# Gaia Data

### On June 13, 2022 the [Gaia project](https://www.cosmos.esa.int/web/gaia/dr3) released is third major data release containg about 1.5 billion sources.

- For Astro 300, we will use a subset of the main data source. 

- This subset is still really large (1906.8 GB), so we will use python to access this data in an efficient manner.

- #### The Gaia database we will use is called `gaiadr3.gaia_source_lite`

In [None]:
import numpy as np
from astropy.table import QTable
from astroquery.gaia import Gaia

---
# SQL/ADQL Database query language
 
SQL (Structured Query Language) is a language designed for managing data held in a relational database management systems. SQL has became the most widely used database language.

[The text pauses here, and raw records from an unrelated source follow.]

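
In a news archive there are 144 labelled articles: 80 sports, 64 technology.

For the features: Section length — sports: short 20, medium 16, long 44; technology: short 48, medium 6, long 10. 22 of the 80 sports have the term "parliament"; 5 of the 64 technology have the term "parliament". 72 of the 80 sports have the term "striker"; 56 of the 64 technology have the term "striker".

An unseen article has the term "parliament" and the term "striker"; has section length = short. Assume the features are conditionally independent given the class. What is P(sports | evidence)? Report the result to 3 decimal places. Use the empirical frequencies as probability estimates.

0.601

sports: (80/144) × (20/80) × (22/80) × (72/80) = 0.034375
technology: (64/144) × (48/64) × (5/64) × (56/64) ≈ 0.0227865
P(sports | x) = 0.034375 / 0.0571615 ≈ 0.601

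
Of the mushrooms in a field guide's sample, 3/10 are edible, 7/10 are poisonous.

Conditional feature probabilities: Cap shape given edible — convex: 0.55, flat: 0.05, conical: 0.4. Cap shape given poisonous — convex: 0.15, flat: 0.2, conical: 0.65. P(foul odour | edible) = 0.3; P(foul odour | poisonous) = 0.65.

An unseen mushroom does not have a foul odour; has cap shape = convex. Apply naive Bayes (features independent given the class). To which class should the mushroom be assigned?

edible

edible: 0.3 × 0.55 × (1−0.3) = 0.1155
poisonous: 0.7 × 0.15 × (1−0.65) = 0.03675
Highest score → edible.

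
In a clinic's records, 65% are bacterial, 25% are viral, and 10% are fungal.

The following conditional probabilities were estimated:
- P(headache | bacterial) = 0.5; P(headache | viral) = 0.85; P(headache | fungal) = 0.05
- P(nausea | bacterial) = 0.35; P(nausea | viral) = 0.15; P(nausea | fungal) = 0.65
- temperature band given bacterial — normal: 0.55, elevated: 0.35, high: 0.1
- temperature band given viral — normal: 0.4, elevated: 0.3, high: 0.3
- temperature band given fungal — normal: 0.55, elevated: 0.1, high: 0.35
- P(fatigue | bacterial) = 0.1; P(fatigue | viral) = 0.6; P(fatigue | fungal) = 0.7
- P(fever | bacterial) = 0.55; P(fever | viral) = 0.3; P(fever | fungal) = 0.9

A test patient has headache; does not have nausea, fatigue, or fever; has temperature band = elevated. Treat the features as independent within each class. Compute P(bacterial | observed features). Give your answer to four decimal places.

bacterial: 0.65 × 0.5 × (1−0.35) × 0.35 × (1−0.1) × (1−0.55) = 0.0299446875
viral: 0.25 × 0.85 × (1−0.15) × 0.3 × (1−0.6) × (1−0.3) = 0.0151725
fungal: 0.1 × 0.05 × (1−0.65) × 0.1 × (1−0.7) × (1−0.9) = 0.00000525
P(bacterial | x) = 0.0299446875 / 0.0451224375 ≈ 0.6636

0.6636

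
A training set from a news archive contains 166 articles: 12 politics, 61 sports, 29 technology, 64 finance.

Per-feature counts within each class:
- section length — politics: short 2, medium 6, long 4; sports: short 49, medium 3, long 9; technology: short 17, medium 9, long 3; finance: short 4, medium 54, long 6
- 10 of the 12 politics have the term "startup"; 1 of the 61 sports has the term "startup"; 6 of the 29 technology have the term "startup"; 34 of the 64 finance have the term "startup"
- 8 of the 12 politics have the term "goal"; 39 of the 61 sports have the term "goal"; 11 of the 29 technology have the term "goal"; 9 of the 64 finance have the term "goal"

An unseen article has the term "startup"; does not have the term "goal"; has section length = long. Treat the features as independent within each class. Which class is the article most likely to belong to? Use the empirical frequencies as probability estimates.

politics: (12/166) × (4/12) × (10/12) × (4/12) ≈ 0.00669344
sports: (61/166) × (9/61) × (1/61) × (22/61) ≈ 0.000320551
technology: (29/166) × (3/29) × (6/29) × (18/29) ≈ 0.00232082
finance: (64/166) × (6/64) × (34/64) × (55/64) ≈ 0.0165016
Highest score → finance.

finance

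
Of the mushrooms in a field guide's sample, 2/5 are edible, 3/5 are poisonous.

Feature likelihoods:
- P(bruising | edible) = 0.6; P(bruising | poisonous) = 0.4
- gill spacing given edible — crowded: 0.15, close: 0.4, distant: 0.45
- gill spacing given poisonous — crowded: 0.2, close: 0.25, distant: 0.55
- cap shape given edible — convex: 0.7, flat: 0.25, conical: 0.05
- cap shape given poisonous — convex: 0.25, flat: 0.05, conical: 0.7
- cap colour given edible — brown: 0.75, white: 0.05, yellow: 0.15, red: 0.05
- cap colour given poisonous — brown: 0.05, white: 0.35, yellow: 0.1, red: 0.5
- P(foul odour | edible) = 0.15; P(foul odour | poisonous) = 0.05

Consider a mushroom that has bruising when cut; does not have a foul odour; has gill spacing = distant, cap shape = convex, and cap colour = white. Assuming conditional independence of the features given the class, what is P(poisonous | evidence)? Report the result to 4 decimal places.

0.7735

edible: 0.4 × 0.6 × 0.45 × 0.7 × 0.05 × (1−0.15) = 0.003213
poisonous: 0.6 × 0.4 × 0.55 × 0.25 × 0.35 × (1−0.05) = 0.0109725
P(poisonous | x) = 0.0109725 / 0.0141855 ≈ 0.7735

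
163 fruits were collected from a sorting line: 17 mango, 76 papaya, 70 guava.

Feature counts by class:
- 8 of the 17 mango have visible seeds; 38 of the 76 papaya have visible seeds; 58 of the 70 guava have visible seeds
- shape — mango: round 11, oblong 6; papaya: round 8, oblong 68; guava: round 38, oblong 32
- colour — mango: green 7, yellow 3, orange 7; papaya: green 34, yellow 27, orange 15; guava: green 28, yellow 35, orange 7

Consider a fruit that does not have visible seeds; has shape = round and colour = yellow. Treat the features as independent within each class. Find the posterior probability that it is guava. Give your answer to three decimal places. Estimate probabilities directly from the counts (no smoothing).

0.571

mango: (17/163) × (9/17) × (11/17) × (3/17) ≈ 0.0063048
papaya: (76/163) × (38/76) × (8/76) × (27/76) ≈ 0.00871811
guava: (70/163) × (12/70) × (38/70) × (35/70) ≈ 0.0199825
P(guava | x) = 0.0199825 / 0.03500541 ≈ 0.571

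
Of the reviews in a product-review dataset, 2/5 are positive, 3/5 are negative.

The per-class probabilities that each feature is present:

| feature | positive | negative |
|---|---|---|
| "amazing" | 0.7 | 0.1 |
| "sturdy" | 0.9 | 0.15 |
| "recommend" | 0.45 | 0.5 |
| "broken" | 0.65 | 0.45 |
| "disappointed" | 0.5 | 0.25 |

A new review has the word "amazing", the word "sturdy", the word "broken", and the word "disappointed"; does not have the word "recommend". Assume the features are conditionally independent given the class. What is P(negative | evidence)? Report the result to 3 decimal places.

0.011

positive: 0.4 × 0.7 × 0.9 × (1−0.45) × 0.65 × 0.5 = 0.045045
negative: 0.6 × 0.1 × 0.15 × (1−0.5) × 0.45 × 0.25 = 0.00050625
P(negative | x) = 0.00050625 / 0.04555125 ≈ 0.011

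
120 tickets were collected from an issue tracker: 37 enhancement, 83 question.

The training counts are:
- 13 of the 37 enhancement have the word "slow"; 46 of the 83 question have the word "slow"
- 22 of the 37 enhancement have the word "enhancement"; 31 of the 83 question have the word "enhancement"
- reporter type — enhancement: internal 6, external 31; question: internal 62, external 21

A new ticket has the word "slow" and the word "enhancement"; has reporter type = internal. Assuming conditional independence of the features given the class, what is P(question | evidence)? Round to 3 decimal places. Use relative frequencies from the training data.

0.911

enhancement: (37/120) × (13/37) × (22/37) × (6/37) ≈ 0.0104456
question: (83/120) × (46/83) × (31/83) × (62/83) ≈ 0.106948
P(question | x) = 0.106948 / 0.1173936 ≈ 0.911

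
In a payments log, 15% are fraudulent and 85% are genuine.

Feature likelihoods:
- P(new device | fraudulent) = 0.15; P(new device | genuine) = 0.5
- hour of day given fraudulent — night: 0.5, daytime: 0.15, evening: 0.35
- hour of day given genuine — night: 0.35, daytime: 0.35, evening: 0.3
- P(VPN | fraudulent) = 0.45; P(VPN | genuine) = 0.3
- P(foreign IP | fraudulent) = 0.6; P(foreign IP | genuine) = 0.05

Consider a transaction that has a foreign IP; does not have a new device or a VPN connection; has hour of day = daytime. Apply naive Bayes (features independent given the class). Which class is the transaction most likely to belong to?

fraudulent

fraudulent: 0.15 × (1−0.15) × 0.15 × (1−0.45) × 0.6 = 0.00631125
genuine: 0.85 × (1−0.5) × 0.35 × (1−0.3) × 0.05 = 0.00520625
Highest score → fraudulent.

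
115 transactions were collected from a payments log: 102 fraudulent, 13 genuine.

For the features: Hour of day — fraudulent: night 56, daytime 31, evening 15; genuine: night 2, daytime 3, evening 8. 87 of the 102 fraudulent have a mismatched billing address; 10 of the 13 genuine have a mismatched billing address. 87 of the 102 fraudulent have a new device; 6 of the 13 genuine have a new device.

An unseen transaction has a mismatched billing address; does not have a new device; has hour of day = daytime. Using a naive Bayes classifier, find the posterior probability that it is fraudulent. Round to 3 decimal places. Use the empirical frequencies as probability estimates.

fraudulent: (102/115) × (31/102) × (87/102) × (15/102) ≈ 0.0338122
genuine: (13/115) × (3/13) × (10/13) × (7/13) ≈ 0.0108052
P(fraudulent | x) = 0.0338122 / 0.0446174 ≈ 0.758

0.758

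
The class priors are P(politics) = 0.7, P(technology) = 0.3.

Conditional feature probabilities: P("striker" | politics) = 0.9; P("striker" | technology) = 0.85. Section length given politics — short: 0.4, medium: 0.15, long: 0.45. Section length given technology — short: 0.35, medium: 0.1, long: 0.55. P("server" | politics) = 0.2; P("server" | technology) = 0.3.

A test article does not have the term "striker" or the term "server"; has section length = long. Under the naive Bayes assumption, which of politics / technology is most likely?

politics

politics: 0.7 × (1−0.9) × 0.45 × (1−0.2) = 0.0252
technology: 0.3 × (1−0.85) × 0.55 × (1−0.3) = 0.017325
Highest score → politics.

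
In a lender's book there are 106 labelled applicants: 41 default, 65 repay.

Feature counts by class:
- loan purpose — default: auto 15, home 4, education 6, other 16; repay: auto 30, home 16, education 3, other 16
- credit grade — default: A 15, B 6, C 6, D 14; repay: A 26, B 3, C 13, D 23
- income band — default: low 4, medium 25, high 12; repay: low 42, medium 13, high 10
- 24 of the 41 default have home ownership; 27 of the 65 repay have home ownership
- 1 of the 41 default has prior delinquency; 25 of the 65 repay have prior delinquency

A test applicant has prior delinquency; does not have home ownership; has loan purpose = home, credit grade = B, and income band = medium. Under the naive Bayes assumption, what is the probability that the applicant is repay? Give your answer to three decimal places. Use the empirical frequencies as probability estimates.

0.902

default: (41/106) × (4/41) × (6/41) × (25/41) × (17/41) × (1/41) ≈ 0.0000340533
repay: (65/106) × (16/65) × (3/65) × (13/65) × (38/65) × (25/65) ≈ 0.000313292
P(repay | x) = 0.000313292 / 0.0003473453 ≈ 0.902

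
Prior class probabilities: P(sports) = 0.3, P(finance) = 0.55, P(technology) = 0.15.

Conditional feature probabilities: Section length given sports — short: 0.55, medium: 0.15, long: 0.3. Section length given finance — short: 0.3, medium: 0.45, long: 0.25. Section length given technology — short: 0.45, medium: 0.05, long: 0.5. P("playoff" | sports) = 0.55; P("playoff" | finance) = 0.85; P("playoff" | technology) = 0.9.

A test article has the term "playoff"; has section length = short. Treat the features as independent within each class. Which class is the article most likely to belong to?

finance

sports: 0.3 × 0.55 × 0.55 = 0.09075
finance: 0.55 × 0.3 × 0.85 = 0.14025
technology: 0.15 × 0.45 × 0.9 = 0.06075
Highest score → finance.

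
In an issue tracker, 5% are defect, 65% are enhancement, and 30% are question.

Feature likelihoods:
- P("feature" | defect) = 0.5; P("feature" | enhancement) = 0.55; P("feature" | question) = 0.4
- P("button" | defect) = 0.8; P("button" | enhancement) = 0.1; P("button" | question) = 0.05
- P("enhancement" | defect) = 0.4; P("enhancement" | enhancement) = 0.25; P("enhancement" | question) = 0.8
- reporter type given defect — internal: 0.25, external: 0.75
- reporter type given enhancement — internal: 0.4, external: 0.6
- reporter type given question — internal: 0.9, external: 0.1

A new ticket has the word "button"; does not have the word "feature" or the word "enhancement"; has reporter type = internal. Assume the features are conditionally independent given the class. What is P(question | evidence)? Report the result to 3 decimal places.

0.121

defect: 0.05 × (1−0.5) × 0.8 × (1−0.4) × 0.25 = 0.003
enhancement: 0.65 × (1−0.55) × 0.1 × (1−0.25) × 0.4 = 0.008775
question: 0.3 × (1−0.4) × 0.05 × (1−0.8) × 0.9 = 0.00162
P(question | x) = 0.00162 / 0.013395 ≈ 0.121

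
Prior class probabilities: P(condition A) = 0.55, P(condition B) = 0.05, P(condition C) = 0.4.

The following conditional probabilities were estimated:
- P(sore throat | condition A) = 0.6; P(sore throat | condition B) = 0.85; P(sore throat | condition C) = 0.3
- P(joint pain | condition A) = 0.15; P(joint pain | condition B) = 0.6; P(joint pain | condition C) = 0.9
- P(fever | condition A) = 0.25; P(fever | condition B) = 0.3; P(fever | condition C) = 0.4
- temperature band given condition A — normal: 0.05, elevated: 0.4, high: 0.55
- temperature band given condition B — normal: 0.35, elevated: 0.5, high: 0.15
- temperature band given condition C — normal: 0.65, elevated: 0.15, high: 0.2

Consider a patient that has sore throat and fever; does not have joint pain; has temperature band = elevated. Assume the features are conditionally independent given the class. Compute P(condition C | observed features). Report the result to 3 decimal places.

condition A: 0.55 × 0.6 × (1−0.15) × 0.25 × 0.4 = 0.02805
condition B: 0.05 × 0.85 × (1−0.6) × 0.3 × 0.5 = 0.00255
condition C: 0.4 × 0.3 × (1−0.9) × 0.4 × 0.15 = 0.00072
P(condition C | x) = 0.00072 / 0.03132 ≈ 0.023

0.023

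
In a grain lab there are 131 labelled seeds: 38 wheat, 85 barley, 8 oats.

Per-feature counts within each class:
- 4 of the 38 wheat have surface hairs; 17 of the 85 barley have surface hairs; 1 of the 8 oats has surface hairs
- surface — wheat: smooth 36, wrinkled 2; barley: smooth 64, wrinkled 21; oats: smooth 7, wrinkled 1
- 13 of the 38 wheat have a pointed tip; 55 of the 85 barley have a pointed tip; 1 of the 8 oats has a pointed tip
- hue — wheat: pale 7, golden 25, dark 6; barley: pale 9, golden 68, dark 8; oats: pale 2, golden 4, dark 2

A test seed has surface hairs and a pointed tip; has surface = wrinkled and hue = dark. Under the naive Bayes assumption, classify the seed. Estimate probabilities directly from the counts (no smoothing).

wheat: (38/131) × (4/38) × (2/38) × (13/38) × (6/38) ≈ 0.0000868086
barley: (85/131) × (17/85) × (21/85) × (55/85) × (8/85) ≈ 0.00195251
oats: (8/131) × (1/8) × (1/8) × (1/8) × (2/8) ≈ 0.0000298187
Highest score → barley.

barley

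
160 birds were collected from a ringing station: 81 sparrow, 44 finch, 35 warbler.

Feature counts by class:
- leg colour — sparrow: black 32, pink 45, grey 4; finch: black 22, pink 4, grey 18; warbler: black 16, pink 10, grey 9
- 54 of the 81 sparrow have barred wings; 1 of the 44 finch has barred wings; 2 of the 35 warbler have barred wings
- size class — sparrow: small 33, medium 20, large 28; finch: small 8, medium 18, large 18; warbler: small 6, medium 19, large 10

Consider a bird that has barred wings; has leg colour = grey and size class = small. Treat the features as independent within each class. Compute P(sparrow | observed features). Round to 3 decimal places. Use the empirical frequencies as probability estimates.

0.870

sparrow: (81/160) × (4/81) × (54/81) × (33/81) ≈ 0.00679012
finch: (44/160) × (18/44) × (1/44) × (8/44) ≈ 0.000464876
warbler: (35/160) × (9/35) × (2/35) × (6/35) ≈ 0.00055102
P(sparrow | x) = 0.00679012 / 0.007806016 ≈ 0.870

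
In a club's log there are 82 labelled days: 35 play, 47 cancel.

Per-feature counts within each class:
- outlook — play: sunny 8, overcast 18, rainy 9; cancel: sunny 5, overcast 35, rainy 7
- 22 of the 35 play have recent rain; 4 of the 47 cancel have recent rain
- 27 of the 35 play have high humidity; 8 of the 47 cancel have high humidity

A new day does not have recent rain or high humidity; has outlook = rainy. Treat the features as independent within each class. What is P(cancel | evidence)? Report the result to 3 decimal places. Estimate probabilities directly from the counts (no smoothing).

play: (35/82) × (9/35) × (13/35) × (8/35) ≈ 0.00931807
cancel: (47/82) × (7/47) × (43/47) × (39/47) ≈ 0.0648069
P(cancel | x) = 0.0648069 / 0.07412497 ≈ 0.874

0.874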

Astronomical Data Query Language (ADQL) is a specialised variant of SQL developed for use with the proliferation of astronomical datasets, and extends the functionality of SQL in an astronomical context.

[The Gaia ADQL cookbook](https://www.gaia.ac.uk/data/gaia-data-release-1/adql-cookbook) is a great resource for learning the ADQL syntax.


## ADQL Query

A typical ADQL query has the form:

```
SELECT 
{columns}
FROM {database}
WHERE {conditions}
```

The ADQL commands are usually ALLCAPS and the other commands are lowercase.

There is a real example of a ADQL query to get the columns: `source_id`, `ra`, `dec`, and `parallax` from `gaiadr3.gaia_source_lite` database for all objects where the value of the `parallax` column is greater than 200 mas. The columns will be ordered by decreasing values of `parallax`:

```
SELECT TOP 10
source_id, ra, dec, parallax
FROM gaiadr3.gaia_source_lite
WHERE parallax > 200.0
ORDER BY parallax DESC
```

#### It is really good to add `TOP 10` to the `SELECT` when you first do a query, so you do not drop millions of lines into your notebook!

---
## Let's get some data

- First we create the query string as a doc-string

In [None]:
query_one = """
SELECT TOP 10
source_id, ra, dec, parallax
FROM gaiadr3.gaia_source_lite
WHERE parallax > 200
ORDER BY parallax DESC
"""

In [None]:
print(query_one)

## Submit our query to the Gaia archive server

In [None]:
my_job_query = Gaia.launch_job(query_one)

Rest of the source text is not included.